A minor matter
This heading does not refer to the still-popular Morris Minor, nor will it interest those vintage-car folk who might think it is about the Calthotpe Minor. It has been sparked off by an epoch-making discourse which appeared last year in Autocar, in which Edward Eves told how the young Louis Renault and his three-year-old Renault Fils et Cie pioneered the side-valve engine and several other innovations as well. Eves showed that such an engine was used for the 1902 / 03 Model-K Renault and a minor mystery arose only because it was not clear whether such an engine had featured in the Renault light-car that won for Marcel Renault the important Paris-Vienna race of 1902 against opposition from far larger cars, or whether that racing voiturette had retained automatic or atmospherically-opened inlet valves. The matter was, in my view, very convincingly cleared-up by Kent Karslake in our issue of last February, so this outpouring is not about the Paris-Vienna Renault but about the valve arrangements on veteran cars in general. In passing, though, I would say that while this minor mystery was in the public eye, Motor Sport asked Renault’s PRO for a photograph of the engine of the P-V racing-car in their Paris Museum. The reply was that the only one available was of the complete car. Apparently no-one was prepared to take a camera and obtain a picture for us. However, no sleep was lost, as the engine of the car in the Museum is rumoured to be non-original, anyway. . . .
The first four-stroke petrol engines had to have inlet and exhaust valves and it was logical to put the latter beside the cylinder, as a side valve, as it had to be mechanically lifted from its seat on the exhaust stroke, and operate it from a cam in the engine’s base-chamber, but to use an inlet valve in the head, sucked open by the descending piston and closed against the pressure of a light valve spring. This was beautifully simple, especially with a single-cylinder engine. The disadvantage of letting nature open the inlet valve was that it did not respond until the pistol had descended some considerable distance downwards, on its inlet-stroke, because before this there was insufficient “vacuum” to overcome the action of the valve spring. Nor could the inlet valve be kept open after b.d.c., for as the piston rose on its compression-stroke there was no suction to pull the valve down. For this reason, and to get as large an inlet valve area as possible to combat its timing deficiencies, automatic inlets were located in the head, above the piston. Had they been placed at the side of the cylinder, they would have had to be sucked open against not only valve-spring pressure, but their own weight, and I doubt if it would have worked, but if anyone knows of such an engine I stand corrected. . . .

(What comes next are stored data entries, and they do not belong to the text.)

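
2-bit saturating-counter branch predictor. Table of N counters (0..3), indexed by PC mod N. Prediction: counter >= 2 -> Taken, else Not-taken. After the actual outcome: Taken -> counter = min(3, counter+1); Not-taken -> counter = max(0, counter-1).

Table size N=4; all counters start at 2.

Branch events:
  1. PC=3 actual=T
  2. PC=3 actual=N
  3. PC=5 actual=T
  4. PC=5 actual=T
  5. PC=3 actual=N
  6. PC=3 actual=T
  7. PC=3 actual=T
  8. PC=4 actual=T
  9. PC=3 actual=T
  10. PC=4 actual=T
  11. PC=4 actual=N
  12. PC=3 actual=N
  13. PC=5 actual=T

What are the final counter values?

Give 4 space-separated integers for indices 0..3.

Ev 1: PC=3 idx=3 pred=T actual=T -> ctr[3]=3
Ev 2: PC=3 idx=3 pred=T actual=N -> ctr[3]=2
Ev 3: PC=5 idx=1 pred=T actual=T -> ctr[1]=3
Ev 4: PC=5 idx=1 pred=T actual=T -> ctr[1]=3
Ev 5: PC=3 idx=3 pred=T actual=N -> ctr[3]=1
Ev 6: PC=3 idx=3 pred=N actual=T -> ctr[3]=2
Ev 7: PC=3 idx=3 pred=T actual=T -> ctr[3]=3
Ev 8: PC=4 idx=0 pred=T actual=T -> ctr[0]=3
Ev 9: PC=3 idx=3 pred=T actual=T -> ctr[3]=3
Ev 10: PC=4 idx=0 pred=T actual=T -> ctr[0]=3
Ev 11: PC=4 idx=0 pred=T actual=N -> ctr[0]=2
Ev 12: PC=3 idx=3 pred=T actual=N -> ctr[3]=2
Ev 13: PC=5 idx=1 pred=T actual=T -> ctr[1]=3

Answer: 2 3 2 2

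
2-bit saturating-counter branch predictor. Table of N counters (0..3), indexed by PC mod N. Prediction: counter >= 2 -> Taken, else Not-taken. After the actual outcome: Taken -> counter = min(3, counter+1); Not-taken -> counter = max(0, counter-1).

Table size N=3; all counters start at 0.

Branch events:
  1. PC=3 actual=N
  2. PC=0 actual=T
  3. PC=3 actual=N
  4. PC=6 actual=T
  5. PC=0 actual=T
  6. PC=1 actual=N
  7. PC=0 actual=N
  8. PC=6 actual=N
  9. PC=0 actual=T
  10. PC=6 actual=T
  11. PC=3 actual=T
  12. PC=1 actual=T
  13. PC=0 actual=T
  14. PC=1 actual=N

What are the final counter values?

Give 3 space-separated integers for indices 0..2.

Ev 1: PC=3 idx=0 pred=N actual=N -> ctr[0]=0
Ev 2: PC=0 idx=0 pred=N actual=T -> ctr[0]=1
Ev 3: PC=3 idx=0 pred=N actual=N -> ctr[0]=0
Ev 4: PC=6 idx=0 pred=N actual=T -> ctr[0]=1
Ev 5: PC=0 idx=0 pred=N actual=T -> ctr[0]=2
Ev 6: PC=1 idx=1 pred=N actual=N -> ctr[1]=0
Ev 7: PC=0 idx=0 pred=T actual=N -> ctr[0]=1
Ev 8: PC=6 idx=0 pred=N actual=N -> ctr[0]=0
Ev 9: PC=0 idx=0 pred=N actual=T -> ctr[0]=1
Ev 10: PC=6 idx=0 pred=N actual=T -> ctr[0]=2
Ev 11: PC=3 idx=0 pred=T actual=T -> ctr[0]=3
Ev 12: PC=1 idx=1 pred=N actual=T -> ctr[1]=1
Ev 13: PC=0 idx=0 pred=T actual=T -> ctr[0]=3
Ev 14: PC=1 idx=1 pred=N actual=N -> ctr[1]=0

Answer: 3 0 0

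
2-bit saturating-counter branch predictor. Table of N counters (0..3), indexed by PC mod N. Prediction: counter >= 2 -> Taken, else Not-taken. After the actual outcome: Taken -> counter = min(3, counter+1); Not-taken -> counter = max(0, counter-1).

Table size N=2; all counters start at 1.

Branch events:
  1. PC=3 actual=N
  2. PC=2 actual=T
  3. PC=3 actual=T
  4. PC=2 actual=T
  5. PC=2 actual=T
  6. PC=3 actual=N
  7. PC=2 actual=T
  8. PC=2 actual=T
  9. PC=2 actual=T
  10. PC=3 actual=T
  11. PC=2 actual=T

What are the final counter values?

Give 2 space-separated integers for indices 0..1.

Answer: 3 1

Derivation:
Ev 1: PC=3 idx=1 pred=N actual=N -> ctr[1]=0
Ev 2: PC=2 idx=0 pred=N actual=T -> ctr[0]=2
Ev 3: PC=3 idx=1 pred=N actual=T -> ctr[1]=1
Ev 4: PC=2 idx=0 pred=T actual=T -> ctr[0]=3
Ev 5: PC=2 idx=0 pred=T actual=T -> ctr[0]=3
Ev 6: PC=3 idx=1 pred=N actual=N -> ctr[1]=0
Ev 7: PC=2 idx=0 pred=T actual=T -> ctr[0]=3
Ev 8: PC=2 idx=0 pred=T actual=T -> ctr[0]=3
Ev 9: PC=2 idx=0 pred=T actual=T -> ctr[0]=3
Ev 10: PC=3 idx=1 pred=N actual=T -> ctr[1]=1
Ev 11: PC=2 idx=0 pred=T actual=T -> ctr[0]=3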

When greater efficiency was called for and valve timing and overlap began to be understood, inlet valves were also mechanically operated. and it seemed logical to put it or them at the opposite side of the cylinder(s) to the exhaust valves — the T-head arrangement — with a separate cam or camshaft to prod them, Mercedes probably being the first to do this, in 1901. At the expense of a wide cylinder block this enabled cross-flow of induction and exhaust to be achieved, and it enabled large valves to be used. The T-head engine survived up to WWI, a notable example being the sporting Alfonso Hispano Suiza.
When Mr. Eves, in the aforesaid article, wrote that “Louis Renault had the distinction of putting into production the World’s first side-valve engine”, what he really meant was the first side-by-side valve, L-head, engine. It was logical to line up all the valves, inlet and exhaust, of a four-cylinder engine along one side of the crankcase and actuate them from a common camshaft, an idea, Eves says, brought to Renault Fils et Cie by M. Viet, De Dion Bouton’s designer, whose ingenious layout apparently found no favour with his then-masters. Overhead valves, whether opened by push-rods and rockers on an overhead camshaft, or camshafts, were in the future. So, for the moment at all events, I can spare you such minor matters as the different reasons why later engines sometimes had four overhead valves per cylinder, which should be larger, the inlet or the exhaust valve (remembering that, for instance, Mercedes used one inlet and two exhaust valves per cylinder for their 37/90 hp. engine, whereas Ettore Bugatti opted for two inlets and a single exhaust valve per cylinder on most of his cars), or which production car had four side-valves per “pot”. — W.B.